Mikhail Maximov: Recently I found an interesting scheme from the recommendations for the construction of cemeteries:
PRINCIPAL SCHEME OF FUNERAL SERVICE OF THE CITY POPULATION
PRINCIPAL SCHEME OF FUNERAL SERVICE OF THE CITY POPULATION/ http://www.norm-load.ru/SNiP/Data1/43/43232/index.htm
- The Pathological and Anatomical Department of the hospital.
- Apartment house
- House of Funeral ceremonies
- House of memorial meals
- Funeral Service Bureau
- Administrative and ceremonial buildings of the cemetery
- Company producing funeral accessories and monuments
- Central warehouse of funeral accessories and monuments
- City Special Base
The scheme looks like a ready-made guide to game creation. Maybe it is a prequel to Infinite Graveyard 😉
Matteo Bittanti: The cemetery returns in another project of yours, Auropa Graverunner, a game for smartphones, a third person running game in which you jog and jump freely while listening to in-game lectures of “Genius Russian Philosophers”, “Score points”, “Challenge and help the dead”. So is Auropa Graverunner just a Trojan Horse, a delivery system for Philosophy? While pretending to be ironic, are you actually making Serious Games? Is your ultimate goal the acculturation of the ignorant masses?
Mikhail Maximov: These projects are connected by one parafiction, part of which was the office of Auropa Inc. for The House of Dugin project at the Riga International Biennial of Contemporary Art. You can see more here: https://riboca.digital/en/artworks/45
The House of Dugin at Riga International Biennial of Contemporary Art. Source: Mikhail Maximov
Matteo Bittanti: On March 19, the Italian government ordered the army to move bodies from a northern town at the centre of the coronavirus outbreak where funeral services have been overwhelmed as the government prepared to prolong emergency lockdown measures across the country. There’s a video showing a long column of military trucks driving through the streets overnight and removing coffins from the town’s cemetery and taking them to a cremation center. That image has been haunting Italians ever since, and it’s probably why they took the pandemic seriously unlike the Americans or the British. I thought about that video when I first encountered your project, Infinite Graveyard. Alongside hospitals and retirement homes, cemeteries have become the most visible architectural space of the early 2020s. Are we entering a new decade imbued with sickness, disease, and death? If so, is Infinite Graveyard a prefiguration of things to come?

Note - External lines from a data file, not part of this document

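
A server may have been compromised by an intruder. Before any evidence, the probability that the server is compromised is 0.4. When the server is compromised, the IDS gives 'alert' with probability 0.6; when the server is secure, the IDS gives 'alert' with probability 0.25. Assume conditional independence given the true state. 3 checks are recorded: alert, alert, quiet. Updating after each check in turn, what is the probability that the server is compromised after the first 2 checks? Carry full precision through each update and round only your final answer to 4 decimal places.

After 'alert': P(compromised) = 0.6·0.4000 / (0.6·0.4000 + 0.25·0.6000) ≈ 0.6154
After 'alert': P(compromised) = 0.6·0.6154 / (0.6·0.6154 + 0.25·0.3846) ≈ 0.7934

0.7934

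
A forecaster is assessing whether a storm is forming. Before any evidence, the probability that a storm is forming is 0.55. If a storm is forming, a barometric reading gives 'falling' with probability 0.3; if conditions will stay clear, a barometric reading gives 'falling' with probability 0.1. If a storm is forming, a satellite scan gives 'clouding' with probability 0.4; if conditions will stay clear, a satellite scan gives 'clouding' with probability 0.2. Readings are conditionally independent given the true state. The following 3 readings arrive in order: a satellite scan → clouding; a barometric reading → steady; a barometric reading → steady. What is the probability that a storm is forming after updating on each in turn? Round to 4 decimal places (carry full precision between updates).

After a satellite scan='clouding': P(storm) = 0.4·0.5500 / (0.4·0.5500 + 0.2·0.4500) ≈ 0.7097
After a barometric reading='steady': P(storm) = 0.7·0.7097 / (0.7·0.7097 + 0.9·0.2903) ≈ 0.6553
After a barometric reading='steady': P(storm) = 0.7·0.6553 / (0.7·0.6553 + 0.9·0.3447) ≈ 0.5966

0.5966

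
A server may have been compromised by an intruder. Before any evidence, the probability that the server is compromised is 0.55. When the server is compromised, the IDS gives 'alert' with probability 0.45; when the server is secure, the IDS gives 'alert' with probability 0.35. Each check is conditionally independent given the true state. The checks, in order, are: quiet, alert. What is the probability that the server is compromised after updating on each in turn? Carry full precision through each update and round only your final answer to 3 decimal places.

0.571

Apply Bayes' rule sequentially, carrying P(compromised) forward.
After 'quiet': P(compromised) = 0.55·0.5500 / (0.55·0.5500 + 0.65·0.4500) ≈ 0.5084
After 'alert': P(compromised) = 0.45·0.5084 / (0.45·0.5084 + 0.35·0.4916) ≈ 0.5708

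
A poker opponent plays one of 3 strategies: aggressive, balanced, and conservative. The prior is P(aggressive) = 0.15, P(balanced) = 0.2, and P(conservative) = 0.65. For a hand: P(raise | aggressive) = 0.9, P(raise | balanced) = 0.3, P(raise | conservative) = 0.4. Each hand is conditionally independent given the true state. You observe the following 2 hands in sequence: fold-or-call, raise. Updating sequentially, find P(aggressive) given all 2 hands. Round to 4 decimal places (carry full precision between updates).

0.0638

Apply Bayes' rule sequentially, carrying P(aggressive) forward.
After 'fold-or-call': normaliser = 0.1·0.1500 + 0.7·0.2000 + 0.6·0.6500; P(aggressive) ≈ 0.0275, P(balanced) ≈ 0.2569, P(conservative) ≈ 0.7156
After 'raise': normaliser = 0.9·0.0275 + 0.3·0.2569 + 0.4·0.7156; P(aggressive) ≈ 0.0638, P(balanced) ≈ 0.1986, P(conservative) ≈ 0.7376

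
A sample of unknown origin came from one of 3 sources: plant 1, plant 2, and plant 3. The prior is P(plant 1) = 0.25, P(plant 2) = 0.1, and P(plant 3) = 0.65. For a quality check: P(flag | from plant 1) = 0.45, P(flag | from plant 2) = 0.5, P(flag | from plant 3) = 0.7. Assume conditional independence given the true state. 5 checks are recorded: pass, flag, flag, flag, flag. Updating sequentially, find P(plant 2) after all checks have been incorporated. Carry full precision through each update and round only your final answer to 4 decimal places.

After 'pass': normaliser = 0.55·0.2500 + 0.5·0.1000 + 0.3·0.6500; P(plant 1) ≈ 0.3595, P(plant 2) ≈ 0.1307, P(plant 3) ≈ 0.5098
After 'flag': normaliser = 0.45·0.3595 + 0.5·0.1307 + 0.7·0.5098; P(plant 1) ≈ 0.2770, P(plant 2) ≈ 0.1119, P(plant 3) ≈ 0.6111
After 'flag': normaliser = 0.45·0.2770 + 0.5·0.1119 + 0.7·0.6111; P(plant 1) ≈ 0.2049, P(plant 2) ≈ 0.0920, P(plant 3) ≈ 0.7031
After 'flag': normaliser = 0.45·0.2049 + 0.5·0.0920 + 0.7·0.7031; P(plant 1) ≈ 0.1463, P(plant 2) ≈ 0.0730, P(plant 3) ≈ 0.7808
After 'flag': normaliser = 0.45·0.1463 + 0.5·0.0730 + 0.7·0.7808; P(plant 1) ≈ 0.1014, P(plant 2) ≈ 0.0562, P(plant 3) ≈ 0.8423

0.0562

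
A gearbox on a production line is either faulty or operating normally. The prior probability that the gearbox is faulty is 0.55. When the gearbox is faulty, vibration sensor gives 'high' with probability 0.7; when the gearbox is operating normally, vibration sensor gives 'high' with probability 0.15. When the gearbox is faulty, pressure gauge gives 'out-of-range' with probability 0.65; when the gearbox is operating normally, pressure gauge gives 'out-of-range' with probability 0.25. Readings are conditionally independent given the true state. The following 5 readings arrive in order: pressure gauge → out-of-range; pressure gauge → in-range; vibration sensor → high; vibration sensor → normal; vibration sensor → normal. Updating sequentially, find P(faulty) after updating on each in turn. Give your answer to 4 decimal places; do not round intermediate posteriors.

Apply Bayes' rule sequentially, carrying P(faulty) forward.
After pressure gauge='out-of-range': P(faulty) = 0.65·0.5500 / (0.65·0.5500 + 0.25·0.4500) ≈ 0.7606
After pressure gauge='in-range': P(faulty) = 0.35·0.7606 / (0.35·0.7606 + 0.75·0.2394) ≈ 0.5973
After vibration sensor='high': P(faulty) = 0.7·0.5973 / (0.7·0.5973 + 0.15·0.4027) ≈ 0.8737
After vibration sensor='normal': P(faulty) = 0.3·0.8737 / (0.3·0.8737 + 0.85·0.1263) ≈ 0.7095
After vibration sensor='normal': P(faulty) = 0.3·0.7095 / (0.3·0.7095 + 0.85·0.2905) ≈ 0.4630

0.4630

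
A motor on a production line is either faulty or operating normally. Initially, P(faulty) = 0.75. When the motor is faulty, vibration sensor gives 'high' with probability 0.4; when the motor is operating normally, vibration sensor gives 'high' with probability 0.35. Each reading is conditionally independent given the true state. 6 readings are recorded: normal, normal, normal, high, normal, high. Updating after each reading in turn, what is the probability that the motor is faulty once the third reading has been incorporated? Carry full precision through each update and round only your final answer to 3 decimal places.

0.702

After 'normal': P(faulty) = 0.6·0.7500 / (0.6·0.7500 + 0.65·0.2500) ≈ 0.7347
After 'normal': P(faulty) = 0.6·0.7347 / (0.6·0.7347 + 0.65·0.2653) ≈ 0.7188
After 'normal': P(faulty) = 0.6·0.7188 / (0.6·0.7188 + 0.65·0.2812) ≈ 0.7023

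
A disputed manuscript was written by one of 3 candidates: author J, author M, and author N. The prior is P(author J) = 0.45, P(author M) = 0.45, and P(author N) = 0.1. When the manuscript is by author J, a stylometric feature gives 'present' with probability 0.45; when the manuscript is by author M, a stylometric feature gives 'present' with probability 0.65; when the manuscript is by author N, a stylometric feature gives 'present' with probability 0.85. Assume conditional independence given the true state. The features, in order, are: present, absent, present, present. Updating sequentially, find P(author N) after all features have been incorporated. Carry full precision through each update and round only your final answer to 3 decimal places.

0.123

After 'present': normaliser = 0.45·0.4500 + 0.65·0.4500 + 0.85·0.1000; P(author J) ≈ 0.3491, P(author M) ≈ 0.5043, P(author N) ≈ 0.1466
After 'absent': normaliser = 0.55·0.3491 + 0.35·0.5043 + 0.15·0.1466; P(author J) ≈ 0.4917, P(author M) ≈ 0.4520, P(author N) ≈ 0.0563
After 'present': normaliser = 0.45·0.4917 + 0.65·0.4520 + 0.85·0.0563; P(author J) ≈ 0.3931, P(author M) ≈ 0.5219, P(author N) ≈ 0.0850
After 'present': normaliser = 0.45·0.3931 + 0.65·0.5219 + 0.85·0.0850; P(author J) ≈ 0.3006, P(author M) ≈ 0.5766, P(author N) ≈ 0.1228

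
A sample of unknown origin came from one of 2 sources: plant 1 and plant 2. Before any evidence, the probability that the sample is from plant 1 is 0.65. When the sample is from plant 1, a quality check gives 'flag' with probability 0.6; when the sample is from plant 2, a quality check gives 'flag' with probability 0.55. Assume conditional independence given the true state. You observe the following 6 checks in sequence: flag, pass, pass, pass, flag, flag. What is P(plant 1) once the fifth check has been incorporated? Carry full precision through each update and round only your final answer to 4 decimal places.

0.6082

Each posterior becomes the prior for the next update.
After 'flag': P(plant 1) = 0.6·0.6500 / (0.6·0.6500 + 0.55·0.3500) ≈ 0.6695
After 'pass': P(plant 1) = 0.4·0.6695 / (0.4·0.6695 + 0.45·0.3305) ≈ 0.6430
After 'pass': P(plant 1) = 0.4·0.6430 / (0.4·0.6430 + 0.45·0.3570) ≈ 0.6155
After 'pass': P(plant 1) = 0.4·0.6155 / (0.4·0.6155 + 0.45·0.3845) ≈ 0.5873
After 'flag': P(plant 1) = 0.6·0.5873 / (0.6·0.5873 + 0.55·0.4127) ≈ 0.6082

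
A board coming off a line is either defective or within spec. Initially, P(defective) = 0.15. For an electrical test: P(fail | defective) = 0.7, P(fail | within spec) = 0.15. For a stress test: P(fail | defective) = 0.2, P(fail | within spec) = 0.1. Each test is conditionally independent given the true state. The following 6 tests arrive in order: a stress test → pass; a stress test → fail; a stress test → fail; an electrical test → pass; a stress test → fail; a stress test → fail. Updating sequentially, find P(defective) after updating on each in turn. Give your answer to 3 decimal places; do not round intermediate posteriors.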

Mikhail Maximov: What a shocking story. I hope humanity will learn lessons and change more quickly. After the first wave of coronavirus, we may get a second wave. Are we ready for it? But I believe that cemeteries will still serve their purpose, because in fact, cemeteries are a sign of peaceful and quiet times. For example, crematoriums provide a much faster and more convenient process, but the problem is that cremation is technologically more complicated and the ovens require constant multiple loading, industrial-like work.
Covid-procession to Bergamo cemetery
Matteo Bittanti: Is there anything you’d like to add?
Mikhail Maximov: Thank you very much for this conversation, I have found out a lot of new and important things. To be honest, this is one of the most useful and interesting discussions. Matteo, thank you!